The shared ground of all Giving What We Can members is that they have committed to providing at least 10% of their income by signing "The Pledge". Therefore, members often refer to themselves as "pledges".
The pledge is a voluntary and non-legal commitment to donate 10% of one's income. This figure is the minimum percentage and was chosen because it has a good balance. It is a significant proportion of income, in recognition of the importance of the problem and the need for real action. But it is also within the reach of most people in the developed world. Some members decide to go further and commit to donating 20% or even 50%.

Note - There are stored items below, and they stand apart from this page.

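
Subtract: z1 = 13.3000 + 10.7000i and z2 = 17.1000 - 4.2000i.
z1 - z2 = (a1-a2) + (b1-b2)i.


Real: 13.3 - 17.1 = -3.8
Imag: 10.7 + 4.2 = 14.9

-3.8000 + 14.9000i


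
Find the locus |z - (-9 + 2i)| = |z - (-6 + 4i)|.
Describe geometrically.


Equal distances means the locus is the perpendicular bisector of z1 and z2.
Midpoint = ((-9+(-6))/2, (2+4)/2) = (-7.5000, 3.0000)

Perpendicular bisector through (-7.5000, 3.0000)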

Some members decide to go even further and perform the "Further Pledge".
The Further Pledge
Founder Ord further pledged to donate anything he earned over £20,000 a year, based on his conviction that he could live comfortably and happily on this income. This level of commitment is called "The Further Pledge". The member defines a basic annual income that they expect to live on. All income above this level will be donated to effective measures.
Co-founder Will MacAskill is also among those who have made a similar pledge.
Because of the initial hurdle that might suppose to adjust one's attitudes to donating 10% of the income, there is also the possibility of making a temporary commitment called "Try Giving". Making this declaration involves making a commitment to donate at least 1% of one's income for a specified period of time.
In 2020, GWWC launched the option for companies to also declare their commitment to donating to effective organizations. In this case, companies commit to donate at least 10% of their profits to effective charities.
By 2012 the group had 264 people from 17 countries. It surpassed 1,000 members in 2015 and 5,000 members in 2020.